La gare est alors la porte d’entrée et de sortie des matériaux qui alimentent l’industrie de la ville. Charbon, textile, bovins, et autres matières premières en tous genres y transitent. La gare Saint-Sauveur va renforcer la présence industrielle dans le secteur. Le quartier de Moulins est alors traversé par de nombreuses usines textiles, métallurgiques et chimiques. Les riches bourgeois de la ville se font construire de grands hôtels particuliers près des courées modestes des familles ouvrières, où les conditions de vie sont très difficiles. Pour former ses jeunes industriels capitalistes, la ville crée des universités et écoles : l’Institut Pasteur, l’Académie des sciences, des arts et métiers ou encore des écoles républicaines pour les enfants des ouvriers.

 

 La gare est reconstruite au début des années 1920

 

Rasée pendant la grande guerre, la gare de marchandise est reconstruite et modernisée au début des années 1920. Elle devient essentielle à la reconstruction de la ville. Mais après la Seconde Guerre mondiale, la population augmente dans le centre-ville.  Les activités industrielles les plus encombrantes sont alors éloignées et les wagons sont triés avant de rentrer dans la ville.

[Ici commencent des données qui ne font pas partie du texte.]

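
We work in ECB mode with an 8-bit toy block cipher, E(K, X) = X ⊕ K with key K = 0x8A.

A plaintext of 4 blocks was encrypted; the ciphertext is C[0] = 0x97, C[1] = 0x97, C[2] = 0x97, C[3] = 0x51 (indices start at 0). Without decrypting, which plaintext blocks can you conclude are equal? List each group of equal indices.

ECB encrypts each block independently with the same key, so equal ciphertext blocks imply equal plaintext blocks.
C[0] = C[1] = C[2] = 0x97, so P[0] = P[1] = P[2].

P[0] = P[1] = P[2]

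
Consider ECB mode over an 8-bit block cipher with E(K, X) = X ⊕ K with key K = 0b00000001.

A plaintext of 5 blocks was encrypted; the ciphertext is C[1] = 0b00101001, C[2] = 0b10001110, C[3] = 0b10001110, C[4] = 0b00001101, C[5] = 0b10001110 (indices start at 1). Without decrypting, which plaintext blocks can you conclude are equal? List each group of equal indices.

P[2] = P[3] = P[5]

ECB encrypts each block independently with the same key, so equal ciphertext blocks imply equal plaintext blocks.
C[2] = C[3] = C[5] = 0b10001110, so P[2] = P[3] = P[5].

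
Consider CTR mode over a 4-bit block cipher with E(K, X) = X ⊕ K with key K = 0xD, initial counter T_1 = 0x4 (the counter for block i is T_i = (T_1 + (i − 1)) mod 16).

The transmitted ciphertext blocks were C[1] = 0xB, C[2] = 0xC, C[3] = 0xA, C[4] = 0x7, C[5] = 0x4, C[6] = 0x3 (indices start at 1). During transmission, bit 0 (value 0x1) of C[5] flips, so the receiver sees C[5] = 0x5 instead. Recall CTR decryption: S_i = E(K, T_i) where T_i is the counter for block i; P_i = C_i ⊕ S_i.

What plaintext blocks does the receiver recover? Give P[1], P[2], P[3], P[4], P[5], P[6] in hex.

Only C[5] changed, to 0x5. In CTR, a change in C_i flips the same bit in P_i only; the keystream is unaffected. Decrypting the received ciphertext:
P[1]: T = 0x4, S = E(K, T) = 0x9; 0xB ⊕ 0x9 = 0x2.
P[2]: T = 0x5, S = E(K, T) = 0x8; 0xC ⊕ 0x8 = 0x4.
P[3]: T = 0x6, S = E(K, T) = 0xB; 0xA ⊕ 0xB = 0x1.
P[4]: T = 0x7, S = E(K, T) = 0xA; 0x7 ⊕ 0xA = 0xD.
P[5]: T = 0x8, S = E(K, T) = 0x5; 0x5 ⊕ 0x5 = 0x0.
P[6]: T = 0x9, S = E(K, T) = 0x4; 0x3 ⊕ 0x4 = 0x7.
Blocks that differ from the original plaintext: P[5].

P[1] = 0x2, P[2] = 0x4, P[3] = 0x1, P[4] = 0xD, P[5] = 0x0, P[6] = 0x7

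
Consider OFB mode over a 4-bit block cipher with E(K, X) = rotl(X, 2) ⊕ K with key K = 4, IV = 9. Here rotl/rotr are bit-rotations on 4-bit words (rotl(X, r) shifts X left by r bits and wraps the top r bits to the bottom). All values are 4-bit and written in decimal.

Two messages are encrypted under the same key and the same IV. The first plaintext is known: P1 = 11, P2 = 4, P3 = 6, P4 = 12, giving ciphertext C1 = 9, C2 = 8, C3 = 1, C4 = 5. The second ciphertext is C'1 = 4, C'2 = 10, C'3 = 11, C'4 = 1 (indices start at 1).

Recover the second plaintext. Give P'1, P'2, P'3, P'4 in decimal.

P'1 = 6, P'2 = 6, P'3 = 12, P'4 = 8

In OFB with a reused IV, both messages share the same keystream S_i, so C_i ⊕ C'_i = P_i ⊕ P'_i and thus P'_i = P_i ⊕ C_i ⊕ C'_i.
P'1: 11 ⊕ 9 ⊕ 4 = 6.
P'2: 4 ⊕ 8 ⊕ 10 = 6.
P'3: 6 ⊕ 1 ⊕ 11 = 12.
P'4: 12 ⊕ 5 ⊕ 1 = 8.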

Comme tout le Nord de la France, Lille subit de plein fouet la crise industrielle et pétrolière des années 1970 : les usines ferment et se délocalisent, les grèves se multiplient et le chômage augmente. L’apparition du TGV, la tertiarisation du marché du travail, la libéralisation de l’économie et les aspirations grandissantes à la construction européenne amèneront la signature de l’accord transmanche en 1986 entre la France et le Royaume-Uni. La ligne à grande vitesse relie Paris et Londres en passant par la future gare Lille Europe. C’est autour de cet espace situé entre l’actuelle gare Lille Europe et la porte de Valenciennes que va se mettre progressivement en place le projet Euralille. Le périphérique est déplacé, permettant à l’immense chantier de se mettre en route. Le quartier actuel, froid et triste, soumis aux vents, au trafic automobile et aux pollutions atmosphériques et sonores, nous le connaissons bien. L’activité de la gare Saint-Sauveur étant saturée, son trafic est transféré au centre de fret international Delta 3 à Dourges.

 

Un projet alternatif

 

Aujourd’hui, l’espace de 23 hectares est au cœur d’une bataille politico juridique de grande ampleur. Alors que des élus ont programmé sa transformation et parlent de piscine olympique, de Métropole Européenne et d’attractivité économique, des habitants et des associations se mobilisent en faveur d’un projet alternatif , autour de motivations écologiques mais aussi citoyennes et démocratiques. Aujourd’hui, le parc en friche est partagé entre différentes activités et publics en tous genres : la gare Saint-Sauveur, espace culturel bien connu des Lillois. La friche, où les rails et le béton sont progressivement remplacés par la nature, n’en déplaise à certains. Les habitations précaires, où les conditions de vie sont particulièrement difficiles et les aides de la MEL et de l’État particulièrement absentes. On y croise des étudiants qui profitent de la vue imprenable depuis le Belvédère. Des militants et associations (Amis de la Terre Nord, ASPI, Entrelianes, Fête la friche, PARC, etc.) qui s’approprient l’espace et viennent en aide à ses habitants. Mais aussi des artistes grapheurs, des sportifs, des cultivateurs de potagers (en herbe ou au niveau avancé) ou tout simplement des curieux. Cette ancienne gare a été et reste un formidable lieu de passage.

Histoire industrielle, actualité culturelle, politique d’urbanisme de la commune, habitants précaires, inaction de la MEL et de la ville, insalubrité, pollution atmosphérique, réchauffement climatique… Autour de la friche gravitent aujourd’hui un nombre important de sujets d’actualité, essentiels pour comprendre mieux notre ville et notre région.